The expertise will be vitally important when AIs screw up in making life-or-death decisions or when moving big sums of money around. Then, the lawyers (human and AI) will get involved, and they’ll need to put the AI on the witness stand, as it were. AI behavior analysts will be the ones to interpret their decisions while lawyers try to assign culpability.
Neural Lace Technician / Coach
Full brain/machine interfaces will get here eventually, and not everyone who augments themselves with technology is going to have the same experience. Many of us are going to need coaches to learn how to incorporate the flood of information into our minds. In some cases the integrations won’t go perfectly. Debugging and tuning the neural connection is likely to be a delicate, possibly very analog challenge, requiring a deep understanding of human psychology, neurology, and implant technology. (If surgery is required to install the hardware in our skulls, it will likely be done by robots.)

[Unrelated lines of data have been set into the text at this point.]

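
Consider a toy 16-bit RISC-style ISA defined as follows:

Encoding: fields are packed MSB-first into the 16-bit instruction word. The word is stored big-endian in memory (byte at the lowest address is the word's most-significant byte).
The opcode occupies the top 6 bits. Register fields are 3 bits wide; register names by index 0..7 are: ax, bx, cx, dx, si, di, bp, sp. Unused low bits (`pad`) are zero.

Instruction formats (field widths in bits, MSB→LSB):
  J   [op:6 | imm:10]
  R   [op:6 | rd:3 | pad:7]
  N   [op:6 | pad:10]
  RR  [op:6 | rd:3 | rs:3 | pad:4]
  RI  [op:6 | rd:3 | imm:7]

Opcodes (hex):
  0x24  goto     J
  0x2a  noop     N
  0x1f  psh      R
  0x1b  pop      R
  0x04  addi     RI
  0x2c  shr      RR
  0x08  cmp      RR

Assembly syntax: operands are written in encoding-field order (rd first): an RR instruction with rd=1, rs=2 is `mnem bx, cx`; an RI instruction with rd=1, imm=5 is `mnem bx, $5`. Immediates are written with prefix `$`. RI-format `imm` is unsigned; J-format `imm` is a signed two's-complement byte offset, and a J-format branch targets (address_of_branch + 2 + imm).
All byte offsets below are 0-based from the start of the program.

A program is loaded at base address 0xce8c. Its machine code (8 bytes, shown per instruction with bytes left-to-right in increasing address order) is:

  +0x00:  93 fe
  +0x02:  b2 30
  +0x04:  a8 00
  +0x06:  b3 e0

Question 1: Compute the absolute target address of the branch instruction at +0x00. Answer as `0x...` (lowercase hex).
0xce8c

[00] 93 fe → 0x93fe
  opcode bits[15:10]=0x24: goto/J
  imm: (w>>0)&0x3ff=0x3fe (s10→-2) → $-2
  target = base 0xce8c + off 0x00 + 2 + imm -2 = 0xce8c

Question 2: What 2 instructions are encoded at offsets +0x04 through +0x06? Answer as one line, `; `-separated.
noop; shr sp, bp

off 0x04: read a8 00 as big → 0xa800
  op=0xa800>>10=0x2a ⇒ noop (N)
off 0x06: read b3 e0 as big → 0xb3e0
  op=0xb3e0>>10=0x2c ⇒ shr (RR)
  rd: (w>>7)&0x7=0x7 → sp
  rs: (w>>4)&0x7=0x6 → bp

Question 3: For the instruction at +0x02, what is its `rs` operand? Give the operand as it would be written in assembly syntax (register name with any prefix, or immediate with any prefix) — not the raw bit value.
@+02  big-endian(b2 30) = 0xb230
  op=0xb230>>10=0x2c ⇒ shr (RR)
  [9:7] rd=4 = si
  [6:4] rs=3 = dx

dx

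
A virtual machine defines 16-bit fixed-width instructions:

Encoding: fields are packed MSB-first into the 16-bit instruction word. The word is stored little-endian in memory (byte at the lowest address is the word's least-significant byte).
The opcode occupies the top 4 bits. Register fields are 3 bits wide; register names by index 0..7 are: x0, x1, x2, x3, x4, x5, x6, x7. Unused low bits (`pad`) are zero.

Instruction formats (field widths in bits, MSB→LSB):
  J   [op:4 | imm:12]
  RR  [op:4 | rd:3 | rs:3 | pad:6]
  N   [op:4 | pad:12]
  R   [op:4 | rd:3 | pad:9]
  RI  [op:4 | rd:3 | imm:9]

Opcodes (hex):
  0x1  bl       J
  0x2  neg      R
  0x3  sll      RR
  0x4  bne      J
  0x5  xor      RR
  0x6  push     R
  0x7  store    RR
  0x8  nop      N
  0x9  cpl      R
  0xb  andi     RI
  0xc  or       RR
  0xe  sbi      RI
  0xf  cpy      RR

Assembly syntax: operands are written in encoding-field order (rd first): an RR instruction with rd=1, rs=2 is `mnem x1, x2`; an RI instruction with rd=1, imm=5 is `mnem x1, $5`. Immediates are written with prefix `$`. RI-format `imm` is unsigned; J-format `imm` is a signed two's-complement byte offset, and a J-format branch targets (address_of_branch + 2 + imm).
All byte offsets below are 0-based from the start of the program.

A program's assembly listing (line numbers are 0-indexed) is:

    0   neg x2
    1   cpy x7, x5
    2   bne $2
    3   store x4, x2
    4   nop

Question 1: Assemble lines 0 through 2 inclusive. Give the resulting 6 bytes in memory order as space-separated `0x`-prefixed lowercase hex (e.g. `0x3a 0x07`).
L0: neg op=0x2:4|rd=2:3|pad=0:9 ⇒ 0x2400 ⇒ little 00 24
L1: cpy op=0xf:4|rd=7:3|rs=5:3|pad=0:6 ⇒ 0xff40 ⇒ little 40 ff
L2: bne op=0x4:4|imm=2:12 ⇒ 0x4002 ⇒ little 02 40

0x00 0x24 0x40 0xff 0x02 0x40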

Autonomous, self-teaching machine intelligences need to be bound by laws and morals to exist in our society. Isaac Asimov’s “Three Laws of Robotics” are too simplistic. We’re going to need lawmakers who can keep up with advances in technology to support the creation of ethical and responsible machines — and who can keep in check those who might try to leverage technology beyond the bounds of fairness or common sense.
It Will All Work Out
I’m not worried that my children won’t be able to find fulfilling work in the future. For every invention we create, there are jobs that go along with them. And there’s the opportunity to make even newer inventions, and even newer jobs.